"Kalau internal, Dit?"
        Adityapun begitu antusias untuk membeberkan tahunya. Tahu nggak apa yang dikatakan...
        "Fisik dan psikis. Fisik, seperti kondisi badan yang sakit, lapar dan sebagainya. Sedangkan Psikis bersumber dari kondisi kejiwaan kita sendiri yang menjadi penghambat, ketika melakukan proses belajar."
        "Maksudmu, Dit?" aku menjadi penasaran juga mendengar omongan Aditya.
        "Ketika kita belajar, tetapi sesungguhnya kita tidak siap untuk belajar.
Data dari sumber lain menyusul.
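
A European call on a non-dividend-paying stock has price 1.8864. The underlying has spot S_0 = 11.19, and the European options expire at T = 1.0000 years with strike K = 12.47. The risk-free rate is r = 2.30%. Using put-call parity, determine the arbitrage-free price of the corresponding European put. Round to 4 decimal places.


Answer: Put price = 2.8829

Derivation:
Put-call parity: C - P = S_0 * exp(-qT) - K * exp(-rT).
S_0 * exp(-qT) = 11.1900 * 1.00000000 = 11.19000000
K * exp(-rT) = 12.4700 * 0.97726248 = 12.18646317
P = C - S*exp(-qT) + K*exp(-rT)
P = 1.8864 - 11.19000000 + 12.18646317 = 2.8829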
Kita sulit memfokuskan pikiran karena pikiran kita tersita atau melayang memikirkan hal lain yang tidak ada hubungan dengan apa yang kita pelajari. Seperti apa yang kamu lakukan barusan, ada keinginanmu untuk belajar, tetapi pikiranmu larut dalam keresahan memikirkan hal lain. Alhasil belajar seperti melakukan hal sia-sia."
        "Ah, kamu bisa aja Dit ngeledek,"tukasku secara spontan, malu-malu.
        "Bukankah apa yang kukatakan itu memang riil, Ana? Kita akan sulit konsentrasi belajar, jika dibenak pikiran kita terjadi duplikasi pikiran dan perasaan, seperti terus menerus terbayang tentang kekasih atau dalam kondisi perasaan marah, kesal, dendam, benci, sedih dan ketakutan."
        Benar juga fakta yang dikatakan Aditya ini. Aku langsung ngaca diri.
        "Ya, aku akui apa yang kamu katakan itu memang benar sih, Dit. Setelah aku perhatikan sumber utama kesulitan belajarku selama ini ternyata tressornya problem psikisku sendiri rupanya. Aku baru sadar sekarang dan aku sungguh beruntung mendapat pencerahan darimu Dit."  Â
        Mendengar ucapanku, Aditya menjadi tersenyum, tapi bukan bangga diri loh! "Bagus sekali Ana, jika kita mulai memahami hal yang paling hakiki dari problem kita itu." Lalu tiba-tiba Aditya mengubah nada bicaranya padaku. "Tapi ngomong-ngomong maaf ya Ana, kalau aku bersikap lancang terhadapmu!"
        "Ah, tidak apa-apa Dit. Apa yang ingin kamu katakan, katakan saja Dit? Aku tidak tersinggung kok... Malah aku merasa senang dan berterima kasih sekali, jika kamu dapat memberi informasi lebih lanjut padaku," ujarku, tanpa menghilangkan keseriusanku menyimak tutur kata Aditya. Aku tidak tau kemana arah pembicaraan Aditya. Tapi memang aku tertarik terhadap apa yang akan dikatakan Aditya padaku. Akupun semakin asyik ngobrol dengan Aditya. Apa karena tutur katanya yang menarik atau memang orangnya semakin mempesonaku? Kuperhatikan Aditya juga semakin asyik untuk ngobrol gitu.